I do not pursue these types of studies academically, so I am sure I am going to offend someone who does. But I think this needs to be said.

There is not now, nor will there ever be, an error-free human system or process. As a pharmacist with 35 years of management experience, I have dealt with employee prescription errors for a long time in the real world of community practice. And here is how I have chosen to frame them:

1. It happened

A certain percentage of prescription errors fall into this category. No one can really tell why, but something happened and an error was made. These kinds of errors will happen infrequently and cannot be prevented.

The person making the error is generally distraught and stressed over having made the error. And he/she will work hard to make sure it doesn’t happen again.

2. Incorrect procedure

The second category of prescription error occurs when someone fails to follow the correct procedure. This failure leads directly to the error being made and or not corrected.

These kinds of errors can be minimized, and a willful failure to follow correct procedures is an offense that should lead to termination. Willful violators of policy fall into two categories:

  • Knuckleheads who should be terminated.
  • Sincere people who are overworked and trying to get more work done than they have time to do it.

Sincere folks need to be listened to because your company policy is probably in conflict with your staffing budget. Be careful not to kill the messenger, but also understand that knuckleheads will always try to deflect blame onto someone else.

The key management decision is deciding which type of person you are dealing with.

3. Lack of procedure

The third category of prescription error happens when there is no well-designed, efficient and sufficiently-staffed process in place to prevent errors.
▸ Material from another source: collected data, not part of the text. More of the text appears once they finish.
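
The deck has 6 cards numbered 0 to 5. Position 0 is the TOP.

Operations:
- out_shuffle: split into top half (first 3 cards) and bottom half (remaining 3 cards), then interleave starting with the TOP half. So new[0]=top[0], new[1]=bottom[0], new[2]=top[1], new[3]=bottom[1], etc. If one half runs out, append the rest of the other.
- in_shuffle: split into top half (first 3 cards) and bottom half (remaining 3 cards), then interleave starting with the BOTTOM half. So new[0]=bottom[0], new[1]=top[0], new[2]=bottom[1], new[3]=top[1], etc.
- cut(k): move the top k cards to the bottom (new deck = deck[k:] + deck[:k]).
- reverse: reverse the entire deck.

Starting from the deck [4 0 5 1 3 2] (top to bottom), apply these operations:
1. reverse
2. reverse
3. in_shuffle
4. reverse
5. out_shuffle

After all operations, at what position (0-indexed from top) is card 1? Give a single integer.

Answer: 5

Derivation:
After op 1 (reverse): [2 3 1 5 0 4]
After op 2 (reverse): [4 0 5 1 3 2]
After op 3 (in_shuffle): [1 4 3 0 2 5]
After op 4 (reverse): [5 2 0 3 4 1]
After op 5 (out_shuffle): [5 3 2 4 0 1]
Card 1 is at position 5.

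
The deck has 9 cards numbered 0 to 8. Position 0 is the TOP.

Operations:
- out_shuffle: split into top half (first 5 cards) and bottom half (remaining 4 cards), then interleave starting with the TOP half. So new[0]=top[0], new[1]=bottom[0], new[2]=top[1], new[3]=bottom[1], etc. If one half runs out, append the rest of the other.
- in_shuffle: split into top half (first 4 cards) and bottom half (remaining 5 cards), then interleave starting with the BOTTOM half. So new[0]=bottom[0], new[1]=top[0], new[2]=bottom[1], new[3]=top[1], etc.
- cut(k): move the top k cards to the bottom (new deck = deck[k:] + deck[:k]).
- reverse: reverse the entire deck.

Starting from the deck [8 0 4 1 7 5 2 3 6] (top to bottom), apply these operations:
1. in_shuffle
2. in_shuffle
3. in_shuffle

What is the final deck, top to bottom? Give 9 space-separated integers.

After op 1 (in_shuffle): [7 8 5 0 2 4 3 1 6]
After op 2 (in_shuffle): [2 7 4 8 3 5 1 0 6]
After op 3 (in_shuffle): [3 2 5 7 1 4 0 8 6]

Answer: 3 2 5 7 1 4 0 8 6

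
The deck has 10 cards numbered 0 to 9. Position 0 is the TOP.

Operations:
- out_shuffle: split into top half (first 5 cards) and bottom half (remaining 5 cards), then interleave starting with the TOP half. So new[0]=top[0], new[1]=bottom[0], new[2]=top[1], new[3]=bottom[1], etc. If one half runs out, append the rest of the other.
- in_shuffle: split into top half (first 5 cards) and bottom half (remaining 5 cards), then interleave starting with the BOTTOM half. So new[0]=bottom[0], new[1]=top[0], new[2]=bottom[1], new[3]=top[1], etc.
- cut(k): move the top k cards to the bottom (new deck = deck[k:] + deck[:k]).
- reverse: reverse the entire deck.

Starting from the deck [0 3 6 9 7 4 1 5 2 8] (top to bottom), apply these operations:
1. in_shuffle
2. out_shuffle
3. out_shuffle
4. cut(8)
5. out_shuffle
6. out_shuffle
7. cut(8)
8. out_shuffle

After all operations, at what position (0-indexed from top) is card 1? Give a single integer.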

This type of error is a failure of management, and blaming it on employees would be absurd. It is leadership’s responsibility to develop efficient processes and train everyone in their use.

Many large employers confuse these three types of errors and end up rewarding the knuckleheads and firing the good people far too often without reflecting on the true root cause of the error.
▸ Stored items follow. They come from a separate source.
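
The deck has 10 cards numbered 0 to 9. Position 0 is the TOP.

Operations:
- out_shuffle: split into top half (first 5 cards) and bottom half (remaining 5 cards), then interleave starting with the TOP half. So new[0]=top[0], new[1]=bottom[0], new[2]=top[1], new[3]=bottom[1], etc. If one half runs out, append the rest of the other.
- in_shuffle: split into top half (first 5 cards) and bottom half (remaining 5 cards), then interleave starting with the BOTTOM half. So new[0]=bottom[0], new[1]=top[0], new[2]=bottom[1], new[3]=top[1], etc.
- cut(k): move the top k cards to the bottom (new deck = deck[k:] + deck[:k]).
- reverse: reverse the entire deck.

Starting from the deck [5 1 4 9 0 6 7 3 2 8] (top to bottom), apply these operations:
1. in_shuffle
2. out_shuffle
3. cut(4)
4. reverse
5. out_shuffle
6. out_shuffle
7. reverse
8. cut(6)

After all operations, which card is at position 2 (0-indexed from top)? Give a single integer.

After op 1 (in_shuffle): [6 5 7 1 3 4 2 9 8 0]
After op 2 (out_shuffle): [6 4 5 2 7 9 1 8 3 0]
After op 3 (cut(4)): [7 9 1 8 3 0 6 4 5 2]
After op 4 (reverse): [2 5 4 6 0 3 8 1 9 7]
After op 5 (out_shuffle): [2 3 5 8 4 1 6 9 0 7]
After op 6 (out_shuffle): [2 1 3 6 5 9 8 0 4 7]
After op 7 (reverse): [7 4 0 8 9 5 6 3 1 2]
After op 8 (cut(6)): [6 3 1 2 7 4 0 8 9 5]
Position 2: card 1.

Answer: 1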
A bureaucratic system looking at errors has to be careful to understand that errors are made in real time and often without the benefit of the unlimited time, budget and staff to figure out what happened. Far too often people who have never been in the heat of battle question the hearts of those in the direct line of fire and impose ridiculous and illogical mandates on their staff.
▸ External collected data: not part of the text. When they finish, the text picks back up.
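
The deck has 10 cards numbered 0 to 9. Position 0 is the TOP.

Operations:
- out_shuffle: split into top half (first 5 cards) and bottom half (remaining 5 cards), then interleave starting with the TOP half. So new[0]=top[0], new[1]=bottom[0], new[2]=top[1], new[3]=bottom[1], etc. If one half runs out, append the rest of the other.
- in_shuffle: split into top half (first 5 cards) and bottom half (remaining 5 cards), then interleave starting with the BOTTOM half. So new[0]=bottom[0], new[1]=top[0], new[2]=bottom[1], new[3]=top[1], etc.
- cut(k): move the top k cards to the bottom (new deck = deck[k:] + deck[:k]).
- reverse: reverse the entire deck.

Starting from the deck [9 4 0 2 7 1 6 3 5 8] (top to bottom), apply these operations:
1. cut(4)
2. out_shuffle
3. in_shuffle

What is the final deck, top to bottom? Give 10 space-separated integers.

After op 1 (cut(4)): [7 1 6 3 5 8 9 4 0 2]
After op 2 (out_shuffle): [7 8 1 9 6 4 3 0 5 2]
After op 3 (in_shuffle): [4 7 3 8 0 1 5 9 2 6]

Answer: 4 7 3 8 0 1 5 9 2 6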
I am reminded of an elderly patient who was livid over a minor error that was made on the label of her prescription. She admonished our staff with the following statement, “The next time you are going to make an error on my prescription, please tell me when you hand out my medication.” I said, “Yes, ma’am, and went back to work.”

Obviously, her request was absurd on many levels. If I knew of the error, I certainly wouldn’t dispense it. But I wonder sometimes if organizations aren’t misunderstanding what type of error was made and placing the blame on the wrong party.

Error data is notoriously unreliable because the people making the error are afraid it will cost them their job. That is a recipe for a bad quality-control process.